None of the executive directors has served as a non-executive director of another company outside the Group during the year.

Short-term incentive arrangements
The 2004 Annual Bonus Scheme for executive directors was based on operating profit and working capital relative to the operating plan for that year. The maximum value of annual bonus under the scheme was 70 per cent of basic salary (equivalent to 56 per cent of annual basic salary paid in cash and 14 per cent in the form of a deferred share award, the shares to be held in trust by the Trustee of the Company's Employee Share Ownership Trust for three years and would normally be forfeited if an executive left or was dismissed). No bonuses were paid in respect of operating profit and working capital as the performance target was not met. A similar Annual Bonus Scheme is in place for 2005.

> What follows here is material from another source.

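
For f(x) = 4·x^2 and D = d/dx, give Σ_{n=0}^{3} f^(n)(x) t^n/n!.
4 t^{2} + 8 t x + 4 x^{2}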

Performance Share Plan (“the Plan”)
All awards under the Performance Share Plan, in respect of which a report has previously been made, lapsed on 1 January 2005, and no further awards have or will be made under the Plan.

1987 and 1998 Executive Share Option Schemes
The 1987 Executive Share Option Scheme (the “1987 Scheme”) and the 1998 Approved and Unapproved Executive Share Option Schemes (the “1998 Schemes”) which replaced the 1987 Scheme, are discretionary option schemes under which senior management below Board level were granted options to purchase shares in the Company. The option price at which options may be exercised is the average market price over the five working days preceding the grant and there is no discount. Options are capable of exercise after three years and within ten years of the date of grant; those granted since 1995 are subject to earnings per share performance targets.
No further options will be granted under the 1998 Schemes. Subject to the rules of the Schemes certain awards under the 1987 Scheme and the 1998 Schemes, however, remain exercisable.